Este lunes comenzaba el primero de los tres días de huelga que había convocada por los maquinistas. Protestaban por la inseguridad y la falta de mantenimiento que se ha puesto sobre la mesa tras los trágicos accidentes de Adamuz y Gelida. La huelga de trenes queda desconvocada tras un acuerdo basado en la mejora de infraestructura y medidas de seguridad.
«Un cambio estructural en la seguridad» del ferrocarril en nuestro país, esa es la exigencia de los maquinistas con la que hoy arrancaban su primer día de huelga. Las organizaciones sindicales pedían medidas concretas y realistas ante el deterioro de la fiabilidad y de la calidad del servicio ferroviario, la falta de recursos humanos y materiales, la ausencia de planificación y la externalización de actividades esenciales que afectan directamente al funcionamiento diario del ferrocarril público. En la tarde de este lunes, la huelga de trenes ha quedado desconvocada tras un acuerdo basado en la mejora de infraestructura y medidas de seguridad.

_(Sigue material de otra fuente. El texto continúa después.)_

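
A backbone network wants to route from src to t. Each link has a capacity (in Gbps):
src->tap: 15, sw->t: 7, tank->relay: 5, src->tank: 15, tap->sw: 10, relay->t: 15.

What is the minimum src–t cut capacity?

Max flow = 12 (via 2 augmenting paths).
In the residual at optimum, the set reachable from src is {src, sw, tank, tap}.
Cut edges: tank->relay (cap 5), sw->t (cap 7). Sum = 12.

12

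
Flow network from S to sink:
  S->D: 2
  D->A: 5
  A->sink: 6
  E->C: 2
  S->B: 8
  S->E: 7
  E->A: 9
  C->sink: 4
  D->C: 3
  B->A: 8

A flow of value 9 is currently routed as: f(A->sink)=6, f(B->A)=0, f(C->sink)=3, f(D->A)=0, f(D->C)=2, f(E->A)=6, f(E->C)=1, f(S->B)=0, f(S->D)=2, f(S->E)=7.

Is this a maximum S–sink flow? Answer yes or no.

No

Residual path S->B->A->E->C->sink has bottleneck 1 > 0.
Pushing 1 along it raises the flow to 10, so the given flow is not maximum.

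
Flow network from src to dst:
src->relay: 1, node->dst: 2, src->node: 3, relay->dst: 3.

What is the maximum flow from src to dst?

3

Augment src->node->dst: bottleneck 2. Total 2.
Augment src->relay->dst: bottleneck 1. Total 3.
No augmenting path remains in the residual graph.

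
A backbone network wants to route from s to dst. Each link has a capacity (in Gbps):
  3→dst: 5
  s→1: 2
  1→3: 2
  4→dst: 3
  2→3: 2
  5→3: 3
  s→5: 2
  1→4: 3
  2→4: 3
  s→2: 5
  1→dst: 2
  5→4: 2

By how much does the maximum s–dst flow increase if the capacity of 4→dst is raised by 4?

0

Original max flow = 9.
Edge 4→dst does not cross the min cut (source side {s}), so extra capacity there cannot help.
New max flow = 9. Increase = 0.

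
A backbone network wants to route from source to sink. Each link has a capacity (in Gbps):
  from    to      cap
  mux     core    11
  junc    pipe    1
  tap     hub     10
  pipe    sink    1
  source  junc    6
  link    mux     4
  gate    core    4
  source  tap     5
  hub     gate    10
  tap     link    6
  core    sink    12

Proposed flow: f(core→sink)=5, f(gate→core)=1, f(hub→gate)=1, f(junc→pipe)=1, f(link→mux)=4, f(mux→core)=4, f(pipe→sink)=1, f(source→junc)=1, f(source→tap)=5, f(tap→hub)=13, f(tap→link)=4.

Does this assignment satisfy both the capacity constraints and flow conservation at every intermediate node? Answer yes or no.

No

Capacity violated on tap→hub: flow 13 > capacity 10.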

Cientos de trenes habían parado entre lunes y el miércoles 11 de febrero, pese a que los servicios mínimos se habían fijado en el 73 % en alta velocidad y larga distancia; del 65 %, en media, y del 21 %, en mercancías. Las anteriores negociaciones con el Ministerio de Transportes finalizaron sin acuerdo, aunque este lunes han seguido los contactos con mesas técnicas para tratar las propuestas realizadas por el Ministerio en materia de seguridad ferroviaria. Finalmente la huelga queda desconvocada.